La mattina in cui mi sono affacciato in bagno, si stava truccando gli occhi di violetto e senza tanti giri di parole (mi vedevo con Lisa da quasi tre mesi) le avevo chiesto il divorzio, senza sapere cosa aspettarmi.
Lei mi aveva risposto: “Grazie”.

Non è che di Lisa fossi innamorato, ma sapevo che con Eva si era intoppato qualcosa e come tutti gli uomini avevo creato un minimo di condizioni per non sentirmi un perfetto naufrago.
Di come, poi, sono arrivato a fissare il giorno del mio secondo matrimonio, non ho un’idea precisa. Non c’era stata nessuna proposta da film americano, ricordo che durante una cena Lisa aveva detto “quest’anno potremmo sposarci” e io le avevo guardato la scollatura, sorridendo. Non penso di averne riparlato in altre occasioni. Ma da un certo momento in poi, nelle nostre settimane si affacciavano impegni relativi al matrimonio.
Ripensando a tutto questo, annoto: Io sto scegliendo la mia vita?
«Prego», dice la signora che intanto ha aperto la porta dell’ufficio.
Entro e mi indica una scrivania laterale che non ricordavo. Si mette al suo posto e io le siedo di fronte.
«Mi dica».
«Buongiorno, io ho bisogno di un certificato che attesti il mio divorzio. Prima che me lo chieda, sì, ho divorziato due anni fa ma non risulta nei documenti ufficiali».
«Che intende per documenti ufficiali? Mi dia un documento suo, intanto».
«Devo chiedere il mutuo in banca e tra i documenti richiesti c’è lo stato civile. Quando sono entrato sul sito del comune per scaricarlo, con una certa sorpresa mi sono ritrovato ancora sposato e dato che tra due mesi mi sposo, (sì, di nuovo) mi dispiacerebbe dover dire alla mia futura moglie che lo Stato italiano non consente la bigamia».

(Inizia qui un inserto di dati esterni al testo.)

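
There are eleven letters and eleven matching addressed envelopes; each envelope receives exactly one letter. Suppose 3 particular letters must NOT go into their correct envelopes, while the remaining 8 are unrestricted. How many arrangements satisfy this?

30078720

Inclusion-exclusion on the 3 forbidden self-matches:
Σ_{j=0}^{3} (-1)^j C(3,j)(11-j)!
= C(3,0)·11! - C(3,1)·10! + C(3,2)·9! - C(3,3)·8!
= 39916800 - 10886400 + 1088640 - 40320
= 30078720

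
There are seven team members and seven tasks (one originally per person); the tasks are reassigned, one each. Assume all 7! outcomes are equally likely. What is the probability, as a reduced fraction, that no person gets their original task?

Favorable outcomes: !7 = 1854.
Total outcomes: 7! = 5040.
Probability = 1854/5040 = 103/280.

103/280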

«La vera perversione non è mai tradire», dice con lo sguardo rivolto a un raccoglitore gonfio di documenti. «È voler ricominciare tutto daccapo».

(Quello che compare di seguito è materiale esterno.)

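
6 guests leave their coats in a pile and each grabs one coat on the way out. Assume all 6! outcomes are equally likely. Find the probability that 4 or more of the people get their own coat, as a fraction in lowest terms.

Favorable outcomes: Σ_{i≥4} C(6,i)·!(6-i) = 15·1 + 6·0 + 1·1 = 16.
Total outcomes: 6! = 720.
Probability = 16/720 = 1/45.

1/45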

Io, dopo quella frase non riesco a deglutire. Poi c’è silenzio.
La donna continua a sfogliare, come se stesse cercando qualcosa lì in mezzo e butta un’occhiata rapida sulla mia carta d’identità.
Prendo il taccuino dalla borsa e scrivo: la vera perversione è ricominciare tutto daccapo?
«Quando ha detto di avere divorziato?»
«Due anni fa».
«Ah».
«Quale sarebbe il problema?».
«Che lei si è sposato a Palermo mica qua».
«Ma ho divorziato qua».
«Lo vedo».
«E quindi?».
«Quindi il Comune di Palermo non ha registrato i documenti che gli abbiamo mandato, o si reca al Comune di Palermo oppure deve aspettare che ci spediscano l’attestato di divorzio».
«Ma lei su quel computer lo legge che sono divorziato?».
«Sì».
«E non può stamparmi questo foglio?».
«No, c’è un iter».
«Eh, ma è lento questo iter?».
«Sì, è lento».

Adesso sono seduto su una panchina, nel parchetto di fronte via Morlupo 40.
C’è un vecchio con un cane che da diversi minuti passeggia avanti e indietro proprio di fronte a me e più di una volta si è voltato a guardarmi. Ha gli occhi liquidi e un sorriso lieve che s’incurva quando rilassa il viso. Ho la vaga sensazione che mi somigli, indossiamo anche lo stesso paio di scarpe, anche se io con un cane non mi ci vedo proprio. Un gatto, magari, che passeggia sui libri lasciati in disordine su un tavolo basso davanti al divano. La tv accesa sulle olimpiadi del 2050, senza volume.
Io che ricordo di Eva, e di Lisa. Di tutte le donne che mi hanno tenuto vicino per una porzione di vita, un pezzetto di cammino, che si sono occupate di me. E ricordando, rifletto sull’eterna contraddizione tra il desiderio e l’aspirazione alla stabilità, alle radici profonde di questa incomprensione che genera la vita.
Ma in fondo sono soltanto un uomo, penso. Un meraviglioso violino costruito con il legno di pioppo.
A un certo punto il vecchio si ferma, impalato al centro del vialetto con la ghiaia, e il cane si accoscia accanto alla sua gamba. Tira fuori dalla tasca della giacca un taccuino nero e una matita, e lì in piedi, con il cane che lo aspetta, mi guarda di nuovo e annota qualcosa. E poi se ne va.